T11 – Dynamic Modeling Based on a
Temporal-Causal Network Modeling Approach
Organizers: Jan Treur
Description: This tutorial presents a dynamic modelling approach that enables to design complex high level conceptual representations of models in the form of causal-temporal networks, which can be automatically transformed into executable numerical model representations. Dedicated software is available to support designing models in a graphical manner, and automatically transforming them into an executable format and performing simulation experiments.
The temporal-causal network modelling format used makes it easy to take into account theories and findings about complex brain processes known from Cognitive, Affective and Social Neuroscience, which, for example, often involve dynamics based on interrelating cycles. This enables to address complex phenomena such as the integration of emotions within all kinds of cognitive processes, and of internal simulation and mirroring of mental processes of others. A number of example models in illustrates the applicability of the approach in more detail.

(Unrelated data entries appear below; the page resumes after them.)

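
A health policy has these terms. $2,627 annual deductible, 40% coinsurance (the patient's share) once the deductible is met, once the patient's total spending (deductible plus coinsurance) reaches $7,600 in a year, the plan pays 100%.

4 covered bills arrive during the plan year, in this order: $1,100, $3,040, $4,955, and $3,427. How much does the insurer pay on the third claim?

#1 ($1,100): fully absorbed by the deductible. Patient owes $1,100 (running OOP $1,100). Insurer: $1,100 − $1,100 = $0.
#2 ($3,040): deductible takes $1,527, $1,513 remains; 40% of $1,513 = $605.20. Cost to patient: $2,132.20. OOP to date $3,232.20. Insurer: $3,040 − $2,132.20 = $907.80.
#3 ($4,955): deductible already satisfied, so patient's share is 40% × $4,955 = $1,982. Cost to patient: $1,982. OOP to date $5,214.20. Insurer: $4,955 − $1,982 = $2,973.

$2,973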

Audience: Mostly Ph.D. students, but also more in general more multidisciplinary psychologically or socially oriented AI researchers who want to get more into dynamical modelling of cognitive and social processes.
T12 – Cognitive Vision
Organizers: Mehul Bhatt and Jakob Suchan
Description: This tutorial focuses on application areas where the processing and semantic interpretation of (potentially large volumes of) highly dynamic visuo-spatial imagery is central: embodied cognitive vision for robotics; dynamic imagery & narrativity from the viewpoint of visual perception and embodiment research; commonsense scene understanding etc. In the backdrop of areas as diverse as (evidence-based) architecture design, cognitive film studies, cognitive robotics, eye-tracking, this tutorial will pursue a twofold objective encompassing applications and basic methods.
Audience: AI researchers in KR, computer vision, developers of computational cognitive systems where processing of dynamic visuo-spatial imagery is involved (e.g., in robotics, human activity interpretation), and educators wanting to learn about general tools for logic based reasoning about image, video, point-clouds and using such tools in their teaching activities.
T13 – Tutorial on Planning for Hybrid Systems
Organizers: Daniele Magazzeni and Michael Cashmore
Description: Hybrid systems are systems with both continuous control variables and discrete logical modes. Many interesting real problems are indeed hybrid systems, including oil refinery management, mission planning for autonomous vehicles, supply management, traffic control and disaster recovery. Planning in these domains requires rich models to capture the interaction between discrete and continuous change, and methods for reasoning with temporal, spatial and continuous constraints. PDDL+ is the extension of PDDL for modelling hybrid systems, through continuous processes and events.
The tutorial provides an overview of planning for hybrid systems, by showing some concrete examples on how to model hybrid domains using PDDL+. Then an overview of existing techniques for PDDL+ planning in these domains is provided. Finally, some recent challenging case studies are presented and open problems are discussed.
Audience: The broad audience of ECAI, as the tutorial covers multidisciplinary topics, relevant to planning, machine learning, robotics, etc., with a proper mix of theory and applications. Students are also very welcome, and no special background is assumed.